Ein Muss für Erwachsene

Die Geschichte des armen Soldaten Woyzeck, der, von seinem Hauptmann verspottet und vom Doktor als Versuchskaninchen missbraucht, im Eifersuchtswahn die Mutter seines Kindes umbringt, hat Georg Büchner nach einem historischen Fall in mehreren Einzelszenen für ein Bühnenstück festgehalten. Obwohl sie ein Fragment geblieben sind, ist sein »Woyzeck« ein Dauerbrenner nicht nur in Theatern und Opernhäusern (Alban Berg), sondern auch im Kino (Werner Herzog) und im Lehrplan der Schulen als Stoff für Abiturprüfungen.
Das Theaterhaus hat ein besonderes Präsentationsformat gewählt. »On Air«, ein Hör-Spiel im wahrsten Sinn des Wortes: Mikrofone, Synthesizer und Lautsprecher sind in einer Reihe an Tischen aufgebaut, die Schauspieler und Musiker sitzen davor oder betreten von der Seite die Szene. Es dröhnt und hämmert, rauscht und klopft – in Woyzecks Kopf, und in unserem. Sein Wahnsinn hat einen Sound, der verschwindet, wenn Klarheit seine Gedanken durchdringt, etwa in den absurden Gesprächen mit Hauptmann und Doktor, die ihn quälen und erniedrigen wollen. Deren Tiraden vermengen sich in einer langen verwirrenden Toncollage, die auf Woyzeck niederprasselt.
Auch Marie hat ihren Ton, Jahrmarktsmusik und, ganz unplugged, Akkordeon, das untergeht im wahnwitzigem Rhythmus des »Stich, stich – die Zickwölfin – immerzu«, dem Mord an der Geliebten, ihrem Schrei.

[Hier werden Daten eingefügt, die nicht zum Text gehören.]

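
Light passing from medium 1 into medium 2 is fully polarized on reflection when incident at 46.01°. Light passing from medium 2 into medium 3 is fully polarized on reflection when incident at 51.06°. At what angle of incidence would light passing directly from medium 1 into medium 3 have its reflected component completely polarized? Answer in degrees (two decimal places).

n₂/n₁ = tan 46.01° = 1.0359 and n₃/n₂ = tan 51.06° = 1.2375.
Multiplying, n₃/n₁ = 1.0359 × 1.2375 = 1.2820, and θ_B(1→3) = arctan 1.2820 = 52.04°.

θ_B ≈ 52.04°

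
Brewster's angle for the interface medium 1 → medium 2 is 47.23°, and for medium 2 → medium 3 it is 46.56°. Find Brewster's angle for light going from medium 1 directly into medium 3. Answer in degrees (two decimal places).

n₂/n₁ = tan 47.23° = 1.0810 and n₃/n₂ = tan 46.56° = 1.0560.
Multiplying, n₃/n₁ = 1.0810 × 1.0560 = 1.1416, and θ_B(1→3) = arctan 1.1416 = 48.78°.

θ_B ≈ 48.78°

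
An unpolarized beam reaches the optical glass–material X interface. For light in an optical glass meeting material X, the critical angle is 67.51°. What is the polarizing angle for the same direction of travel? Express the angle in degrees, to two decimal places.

θ_B ≈ 42.74°

At the critical angle sin θ_c = n₂/n₁, giving n₂/n₁ = sin 67.51° = 0.9239.
Then tan θ_B = n₂/n₁ = 0.9239, so θ_B = arctan 0.9239 = 42.74°.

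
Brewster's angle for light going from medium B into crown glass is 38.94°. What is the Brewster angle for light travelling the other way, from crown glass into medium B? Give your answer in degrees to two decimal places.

θ_B' ≈ 51.06°

tan θ_B' = n₁/n₂ = 1/tan θ_B, so θ_B' = 90° − θ_B.
θ_B' = 90° − 38.94° = 51.06°.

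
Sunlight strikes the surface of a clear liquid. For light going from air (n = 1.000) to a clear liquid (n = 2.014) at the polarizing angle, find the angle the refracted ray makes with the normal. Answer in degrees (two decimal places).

First find Brewster's angle: tan θ_B = 2.014/1.000 = 2.0140, giving θ_B = 63.59°.
At Brewster's angle the reflected and refracted rays are perpendicular, so θ_t = 90° − θ_B = 90° − 63.59° = 26.41°.

θ_t ≈ 26.41°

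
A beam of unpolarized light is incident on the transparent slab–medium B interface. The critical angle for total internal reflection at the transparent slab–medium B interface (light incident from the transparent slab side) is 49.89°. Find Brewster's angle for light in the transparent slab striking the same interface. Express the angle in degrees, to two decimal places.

n₂/n₁ = sin θ_c = sin 49.89° = 0.7648.
tan θ_B equals the same ratio, so θ_B = arctan(0.7648) = 37.41°.

θ_B ≈ 37.41°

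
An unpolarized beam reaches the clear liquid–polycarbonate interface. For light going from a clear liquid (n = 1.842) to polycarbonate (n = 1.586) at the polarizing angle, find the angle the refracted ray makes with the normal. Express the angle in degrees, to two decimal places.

θ_t ≈ 49.27°

θ_B = arctan(n₂/n₁) = arctan(1.586/1.842) = 40.73°.
Since θ_B + θ_t = 90° at Brewster incidence, θ_t = 90° − 40.73° = 49.27°.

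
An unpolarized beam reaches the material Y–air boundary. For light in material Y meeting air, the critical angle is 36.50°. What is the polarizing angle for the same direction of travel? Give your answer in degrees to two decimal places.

θ_B ≈ 30.75°

sin θ_c = n₂/n₁, so n₂/n₁ = sin 36.50° = 0.5948.
Brewster: tan θ_B = n₂/n₁ = 0.5948.
θ_B = arctan(0.5948) = 30.75°.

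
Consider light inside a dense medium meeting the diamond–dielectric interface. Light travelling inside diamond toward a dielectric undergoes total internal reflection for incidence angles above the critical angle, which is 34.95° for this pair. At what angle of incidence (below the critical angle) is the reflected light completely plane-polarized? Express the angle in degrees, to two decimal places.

n₂/n₁ = sin θ_c = sin 34.95° = 0.5729.
tan θ_B equals the same ratio, so θ_B = arctan(0.5729) = 29.81°.

θ_B ≈ 29.81°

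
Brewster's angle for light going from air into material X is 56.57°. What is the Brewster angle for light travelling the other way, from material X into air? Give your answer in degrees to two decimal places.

The two Brewster angles are complementary: θ_B' = 90° − θ_B = 90° − 56.57° = 33.43°.

θ_B' ≈ 33.43°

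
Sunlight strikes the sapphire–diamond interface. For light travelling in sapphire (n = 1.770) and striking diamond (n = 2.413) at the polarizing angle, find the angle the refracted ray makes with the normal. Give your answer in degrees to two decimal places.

θ_t ≈ 36.26°

tan θ_B = n₂/n₁ = 2.413/1.770 = 1.3633, so θ_B = 53.74°.
Since θ_B + θ_t = 90° at Brewster incidence, θ_t = 90° − 53.74° = 36.26°.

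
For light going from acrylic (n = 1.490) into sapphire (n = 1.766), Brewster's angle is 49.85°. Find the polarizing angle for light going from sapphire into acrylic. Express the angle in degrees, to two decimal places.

The two Brewster angles are complementary: θ_B' = 90° − θ_B = 90° − 49.85° = 40.15°.

θ_B' ≈ 40.15°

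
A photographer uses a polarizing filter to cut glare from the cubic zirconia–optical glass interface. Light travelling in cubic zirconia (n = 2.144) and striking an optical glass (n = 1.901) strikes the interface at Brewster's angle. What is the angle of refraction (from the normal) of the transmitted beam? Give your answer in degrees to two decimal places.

θ_B = arctan(n₂/n₁) = arctan(1.901/2.144) = 41.56°.
Since θ_B + θ_t = 90° at Brewster incidence, θ_t = 90° − 41.56° = 48.44°.

θ_t ≈ 48.44°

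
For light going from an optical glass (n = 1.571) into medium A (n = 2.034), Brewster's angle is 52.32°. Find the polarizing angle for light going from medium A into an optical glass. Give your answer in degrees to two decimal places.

θ_B' ≈ 37.68°

The two Brewster angles are complementary: θ_B' = 90° − θ_B = 90° − 52.32° = 37.68°.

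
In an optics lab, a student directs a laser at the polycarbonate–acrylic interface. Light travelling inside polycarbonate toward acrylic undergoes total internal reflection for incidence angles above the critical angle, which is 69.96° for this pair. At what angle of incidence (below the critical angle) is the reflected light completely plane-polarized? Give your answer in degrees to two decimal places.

At the critical angle sin θ_c = n₂/n₁, giving n₂/n₁ = sin 69.96° = 0.9395.
Then tan θ_B = n₂/n₁ = 0.9395, so θ_B = arctan 0.9395 = 43.21°.

θ_B ≈ 43.21°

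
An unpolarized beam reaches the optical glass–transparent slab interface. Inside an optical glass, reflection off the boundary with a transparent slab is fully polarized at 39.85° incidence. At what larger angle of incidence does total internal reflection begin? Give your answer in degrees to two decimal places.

θ_c ≈ 56.58°

From Brewster, n₂/n₁ = tan θ_B = tan 39.85° = 0.8346.
Then sin θ_c = n₂/n₁ = 0.8346, so θ_c = arcsin 0.8346 = 56.58°.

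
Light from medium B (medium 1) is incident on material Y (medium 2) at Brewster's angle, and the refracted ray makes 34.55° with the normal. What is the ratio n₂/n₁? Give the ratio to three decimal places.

θ_B + θ_t = 90°, so θ_B = 90° − 34.55° = 55.45°.
tan θ_B = n₂/n₁, so n₂/n₁ = tan 55.45° = 1.452.

n₂/n₁ ≈ 1.452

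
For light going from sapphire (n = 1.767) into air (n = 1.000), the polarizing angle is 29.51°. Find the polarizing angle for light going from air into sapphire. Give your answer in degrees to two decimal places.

Reversing the direction swaps n₁ and n₂, so tan θ_B' = 1/tan θ_B and θ_B' = 90° − θ_B.
Hence θ_B' = 90° − 29.51° = 60.49°.

θ_B' ≈ 60.49°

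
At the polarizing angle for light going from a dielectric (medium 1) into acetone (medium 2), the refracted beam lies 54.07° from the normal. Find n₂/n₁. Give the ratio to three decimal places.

At Brewster incidence θ_B = 90° − θ_t = 90° − 54.07° = 35.93°.
Then n₂/n₁ = tan θ_B = tan 35.93° = 0.725.

n₂/n₁ ≈ 0.725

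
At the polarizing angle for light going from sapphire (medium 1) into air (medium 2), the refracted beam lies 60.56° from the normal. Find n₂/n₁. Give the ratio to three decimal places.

n₂/n₁ ≈ 0.564

At Brewster incidence θ_B = 90° − θ_t = 90° − 60.56° = 29.44°.
Then n₂/n₁ = tan θ_B = tan 29.44° = 0.564.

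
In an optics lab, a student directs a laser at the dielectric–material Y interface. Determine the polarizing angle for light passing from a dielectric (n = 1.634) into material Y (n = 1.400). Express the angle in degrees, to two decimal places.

θ_B ≈ 40.59°

Here n₂/n₁ = 1.400/1.634 = 0.8568, and Brewster's law gives tan θ_B = n₂/n₁.
θ_B = arctan(0.8568) = 40.59°.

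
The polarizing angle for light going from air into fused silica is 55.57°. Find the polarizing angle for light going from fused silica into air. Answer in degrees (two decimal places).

The two Brewster angles are complementary: θ_B' = 90° − θ_B = 90° − 55.57° = 34.43°.

θ_B' ≈ 34.43°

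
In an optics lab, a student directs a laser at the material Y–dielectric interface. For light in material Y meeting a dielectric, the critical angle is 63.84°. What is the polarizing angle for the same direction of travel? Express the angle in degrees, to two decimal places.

θ_B ≈ 41.91°

At the critical angle sin θ_c = n₂/n₁, giving n₂/n₁ = sin 63.84° = 0.8976.
Then tan θ_B = n₂/n₁ = 0.8976, so θ_B = arctan 0.8976 = 41.91°.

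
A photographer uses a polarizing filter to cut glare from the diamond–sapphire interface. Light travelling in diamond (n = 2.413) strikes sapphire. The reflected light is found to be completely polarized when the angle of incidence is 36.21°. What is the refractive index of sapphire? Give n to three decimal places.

At the Brewster angle, tan θ_B = n₂/n₁ with n₁ on the incident side (diamond) and n₂ on the transmitted side (sapphire).
n₂ = n₁ tan θ_B = 2.413 × tan 36.21° = 1.767.

n ≈ 1.767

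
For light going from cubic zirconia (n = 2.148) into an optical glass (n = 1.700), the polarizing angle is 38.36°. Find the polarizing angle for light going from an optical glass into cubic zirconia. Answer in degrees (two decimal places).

The two Brewster angles are complementary: θ_B' = 90° − θ_B = 90° − 38.36° = 51.64°.

θ_B' ≈ 51.64°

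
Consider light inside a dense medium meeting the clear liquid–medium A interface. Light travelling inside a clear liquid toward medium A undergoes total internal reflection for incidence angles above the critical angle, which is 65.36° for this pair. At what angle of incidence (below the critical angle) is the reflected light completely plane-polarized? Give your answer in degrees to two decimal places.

sin θ_c = n₂/n₁, so n₂/n₁ = sin 65.36° = 0.9089.
Brewster: tan θ_B = n₂/n₁ = 0.9089.
θ_B = arctan(0.9089) = 42.27°.

θ_B ≈ 42.27°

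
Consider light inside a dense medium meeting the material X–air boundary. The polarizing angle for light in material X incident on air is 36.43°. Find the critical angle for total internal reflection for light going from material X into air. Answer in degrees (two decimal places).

tan θ_B = n₂/n₁ = tan 36.43° = 0.7381.
Total internal reflection: sin θ_c = n₂/n₁ = 0.7381.
θ_c = arcsin(0.7381) = 47.57°.

θ_c ≈ 47.57°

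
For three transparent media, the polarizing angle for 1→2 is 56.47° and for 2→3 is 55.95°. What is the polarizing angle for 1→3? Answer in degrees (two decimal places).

θ_B ≈ 65.88°

tan θ_B(1→2) = n₂/n₁ = tan 56.47° = 1.5091.
tan θ_B(2→3) = n₃/n₂ = tan 55.95° = 1.4798.
n₃/n₁ = 2.2332. Then tan θ_B(1→3) = n₃/n₁, so θ_B(1→3) = arctan(2.2332) = 65.88°.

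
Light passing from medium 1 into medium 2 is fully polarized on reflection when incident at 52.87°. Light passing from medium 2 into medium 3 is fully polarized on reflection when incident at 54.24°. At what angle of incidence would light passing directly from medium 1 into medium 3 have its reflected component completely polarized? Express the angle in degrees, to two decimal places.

θ_B ≈ 61.40°

Each Brewster angle gives a ratio: n₂/n₁ = tan 52.87° = 1.3208, n₃/n₂ = tan 54.24° = 1.3886.
n₃/n₁ = 1.8340. Then tan θ_B(1→3) = n₃/n₁, so θ_B(1→3) = arctan(1.8340) = 61.40°.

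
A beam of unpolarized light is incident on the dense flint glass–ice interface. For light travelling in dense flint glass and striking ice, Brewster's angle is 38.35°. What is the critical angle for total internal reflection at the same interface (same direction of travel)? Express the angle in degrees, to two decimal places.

tan θ_B = n₂/n₁ = tan 38.35° = 0.7912.
Total internal reflection: sin θ_c = n₂/n₁ = 0.7912.
θ_c = arcsin(0.7912) = 52.30°.

θ_c ≈ 52.30°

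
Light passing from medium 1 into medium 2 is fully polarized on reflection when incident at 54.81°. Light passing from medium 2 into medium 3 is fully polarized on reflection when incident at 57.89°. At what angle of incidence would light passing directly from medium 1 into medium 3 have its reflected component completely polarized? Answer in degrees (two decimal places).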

Mit diesem Todesschrei Maries hat das Spiel nach Georg Büchner auch begonnen, in Szene gesetzt durch Rob Vriens und in Töne verwandelt von den Soundexperten Marcel Daemgen und Oliver Augst. Das unglaublich wandlungsfähige Ensemble des Theaterhauses  (Michael Meyer, Uta Nawrath und Susanne Schyns) übernimmt mühelos alle Rollen, nur Woyzeck (Günther Henne) bleibt, wer er ist, auch wenn nach und nach der Wahnsinn von ihm Besitz ergreift.
21 Szenen aus Büchners Fragment werden uns in allen Facetten und wortgetreu präsentiert, jedes mit einem eigenen überzeugenden Tongewebe, realistisch, verstörend, dumpf und drohend, ungewohnt und einschneidend. Kein bisschen larmoyant oder rührend, auch nicht geknickt wird das Anti-Märchen der Großmutter vorgetragen, immer aggressiver wird der Ton am Ende, und wir verstehen: So ist es, und: Es ist nicht gut so.
Nach Schillers »Die Räuber« ist »Woyzeck« die zweite On Air-Performance des Theaterhaus  Ensembles mit den Künstlern Augst und Daemgen und noch genialer und eindrücklicher als die erste. Selten kommt »Woyzeck« den Intentionen des Revolutionärs Büchner so nah, macht ihn auf eindringliche Weise so hörbar. Ein Jammer sind die ausschließlich morgendlichen, auf den Schulbedarf fokussierten Spieltermine (alle 11 Uhr). Mit Künstlern wie Augst und Daemgen ›on stage‹, sowie der Hausbesetzung, sollte Vriens großartiges ›on air‹ mühelos auch ein erwachsenes Publikum begeistern. 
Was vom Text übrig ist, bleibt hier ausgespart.